Aussetzung der sofortigen Vollziehung

Behördliche oder gerichtliche Entscheidung, die die aufschiebende Wirkung von Widerspruch und Anfechtungsklage gegen einen Verwaltungsakt anordnet oder wiederherstellt.

Der Adressat eines Verwaltungsaktes, dessen Widerspruch oder Anfechtungsklage keine aufschiebende Wirkung entfaltet, kann - grundsätzlich wahlweise - Aussetzung der sofortigen Vollziehung bei der Behörde oder Anordnung beziehungsweise Wiederherstellung der aufschiebenden Wirkung beim Verwaltungsgericht beantragen.
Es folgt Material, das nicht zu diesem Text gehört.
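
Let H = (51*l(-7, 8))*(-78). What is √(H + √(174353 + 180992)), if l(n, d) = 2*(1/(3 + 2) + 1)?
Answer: √(-238680 + 25*√355345)/5 ≈ 94.61*I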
Der Antrag ist zulässig, wenn:

  • ein den Antragsteller belastender Verwaltungsakt erlassen wurde
  • der Verwaltungsakt keine aufschiebende Wirkung besitzt, also sofort vollziehbar ist.
  • Widerspruch oder Anfechtungsklage erhoben wurden

Der Antrag ist begründet, wenn eine Interessenabwägung ergibt, dass das Interesse des Antragstellers auf eine Aussetzung der Vollziehung (Aussetzungsinteresse) das öffentliche Interesse an einem (sofortigen) Vollzug des Verwaltungsaktes (Vollzugsinteresse) überwiegt. Das ist vor allem der Fall, wenn ernstliche Zweifel an der Rechtmäßigkeit des angegriffenen Verwaltungsaktes bestehen, wenn der Erfolg des Antragstellers bei der Klage wahrscheinlicher ist, als der Misserfolg.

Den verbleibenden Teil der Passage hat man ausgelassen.